What I find much more bizarre than their reaction is that a) this concession was ever a part of the agreement to begin with, and b) that both the Times of India article discussing it (linked above) and the World Politics Review post that linked the ToI (I love me some Off-The-Radar News Roundups) seem to take the tone that this move by the general is unwise. ("The stance is in contravention of the 2006 peace accord that put an end to Nepal's insurgency, and already destabilized the country last year when the previous chief of staff adopted the same position.")
I don't know if there was a different way that General Gurung could have gone about this, but integrating several thousand rebel forces with strongly demonstrated disloyalty to the state into your armed forces en masse, in the context of a very recent total breakdown of state sovereignty, is a recipe for disaster. Wikipedia says that the Nepalese army is 95,000 strong; it does not, however, say how it knows, and despite the surprising excellence of the website of the Nepalese Army, I can't find such numbers there.

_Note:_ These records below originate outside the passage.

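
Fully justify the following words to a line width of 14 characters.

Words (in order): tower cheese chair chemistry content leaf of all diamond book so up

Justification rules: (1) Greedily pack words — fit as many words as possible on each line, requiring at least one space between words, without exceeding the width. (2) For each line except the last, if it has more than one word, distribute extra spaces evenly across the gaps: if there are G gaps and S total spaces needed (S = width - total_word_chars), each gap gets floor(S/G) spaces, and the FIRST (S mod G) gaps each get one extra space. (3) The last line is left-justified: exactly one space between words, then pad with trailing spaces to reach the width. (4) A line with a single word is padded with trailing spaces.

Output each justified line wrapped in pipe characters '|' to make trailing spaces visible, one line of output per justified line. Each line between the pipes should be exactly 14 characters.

Line 1: ['tower', 'cheese'] (min_width=12, slack=2)
Line 2: ['chair'] (min_width=5, slack=9)
Line 3: ['chemistry'] (min_width=9, slack=5)
Line 4: ['content', 'leaf'] (min_width=12, slack=2)
Line 5: ['of', 'all', 'diamond'] (min_width=14, slack=0)
Line 6: ['book', 'so', 'up'] (min_width=10, slack=4)

Answer: |tower   cheese|
|chair         |
|chemistry     |
|content   leaf|
|of all diamond|
|book so up    |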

If Wikipedia is correct, then 6-7,000 Maoists (this being the conservative claim from the Times of India) in an army of 95,000 is not nothing. Even if you split them up pretty extensively you could have real problems with cohesion, authority and morale.
Look, Frederick the freaking Great understood this (per a deeply pompous* series of rebuttals to Machiavelli constituting the aptly named "Anti-Machiavel"). It seems reasonable to me that General Gurung, in the advanced year of 2066 in the Nepal Sambat calendar, should understand it too. I can't pretend to know much about how this agreement came about in 2006 (the Gregorian calendar year, not Nepal Sambat)--while I do need to make a bit of a study of Nepal's situation as an ancillary case to my thesis, I haven't gotten to it yet--but all I can say is that I hope this concession was a highly, highly necessary one.
General Gurung has some pretty good suggestions for what to do with the People's Liberation Army instead, if you ask me:
Gurung said the PLA could be accommodated in the police, border security forces and other non-military agencies. They could also be sent overseas for jobs or be rehabilitated with an economic incentive.
Meanwhile, the PLA seems to be acting in pretty bad faith, waiting for an excuse to break the agreement:
Gurung also expressed concern at Maoist chief Pushpa Kamal Dahal Prachanda giving training to the PLA in their cantonments and urging them to be ready for another revolution if the government failed to implement the new constitution by May 28.
And, of course, what would be an attempt at post-civil-war reconciliation without a "you first" standoff:
There is growing uncertainty over the fate of the fighters with their own leaders saying the new statute should be promulgated before they are disbanded while the ruling parties are demanding the discharge of the PLA first.
At any rate, I currently feel quite a bit of sympathy for the good General, who seems to be very sensible and is being asked to do something that seems to me to be rather less sensible.
*Actual excerpt from Frederick the Great, I kid you not:
Where do these examples leave Machiavelli, and what comes of the ingenious allegory of David refusing to fight Goliath with the armor of Saul because of its weight? It is a lot of whipped cream! I admit that auxiliaries sometimes inconvenience princes, but I ask if conquering cities and provinces is not worth a little inconvenience.
Upon first reading, I recall picturing David facing up to Goliath covered from head to toe in whipped cream armor. Oops.